Hello Helge, I am trying to use Boost.Atomic in my project but am experiencing the following two problems: - boost/atomic/memory_order.hpp: enum memory_order is redeclared from boost/memory_order.hpp (1.37) + however boost/memory_order.hpp does not define memory_order_consume, from a quick glance however that enum value does not seem to be used (it appears in some switch statements but only as a fallthrough) so I simply removed boost/atomic/memory_order.hpp and removed all uses of memory_order_consume - boost::atomic<T>::atomic() and boost::atomic<T>::atomic(T v) declare the variable "verify_valid_atomic_integral" but never use it which breaks -Werror + to fix this I simply added the line "(void)verify_valid_atomic_integral;" to both constructors I have not tested the changes, beyond testing that it compiles. A patch is attached. With kind regards, Mikael Olenfalk On Sun, Nov 29, 2009 at 11:49 PM, Helge Bahmann <hcb@chaoticmind.net> wrote:
Hello,
as promised I have started extracting an atomic operations library. Current state is available at:
http://www.chaoticmind.net/~hcb/projcets/boost.atomic
It implements boost::atomic<TYPE> which faithfully mimics std::atomic<TYPE> as specified in the C++0x draft standard. As allowed by the standard, operations transparently fall back to locking when the underlying architecture does not support the requested operation, so the library already contains a "fallback" implementation that works an all platforms (using mutex from boost::thread).

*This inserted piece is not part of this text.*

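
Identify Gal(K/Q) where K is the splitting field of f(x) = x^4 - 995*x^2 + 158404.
Gal(K/Q) = Z/2Z (cyclic of order 2)

f factors as (x^2 - 796)(x^2 - 199), so the splitting field is K = Q(sqrt(796), sqrt(199)). The squarefree part of 796 is 199 and the squarefree part of 199 is also 199, so sqrt(796) and sqrt(199) are both rational multiples of sqrt(199). Hence Q(sqrt(796)) = Q(sqrt(199)) = Q(sqrt(199)), and the splitting field collapses to a single degree-2 extension with Galois group Z/2Z.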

It currently natively supports gcc/x86, gcc/powerpc and gcc/alpha (I can vouch for the correctness of the implementations on these targets). It contains some entirely untested support for building implementations from CAS operations on other systems (e.g. _InterlockedCompareExchange on win), so I would greatly appreciate any feedback if it works/doesn't on any particular platform.

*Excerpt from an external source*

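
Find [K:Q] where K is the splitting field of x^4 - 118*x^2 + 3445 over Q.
[K:Q] = 4

f factors as (x^2 - 65)(x^2 - 53); the splitting field is K = Q(sqrt(65), sqrt(53)). Since 65, 53, and 3445 are all non-squares in Q, the three subfields Q(sqrt(65)), Q(sqrt(53)), Q(sqrt(3445)) are distinct degree-2 extensions, so [K:Q] = 4 (Klein four Galois group).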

There is some preliminary documentation, but not in boostdoc format -- after unsuccessfully struggling with bjam/boostbook & friends for a few hours I simply gave up and reverted to trusty old doxygen :(
Is there any step-by-step guide on how to create, build and document a new library? I could really use that as the boost build and documentation system is pretty alien to an autotools-accustomed guy like me.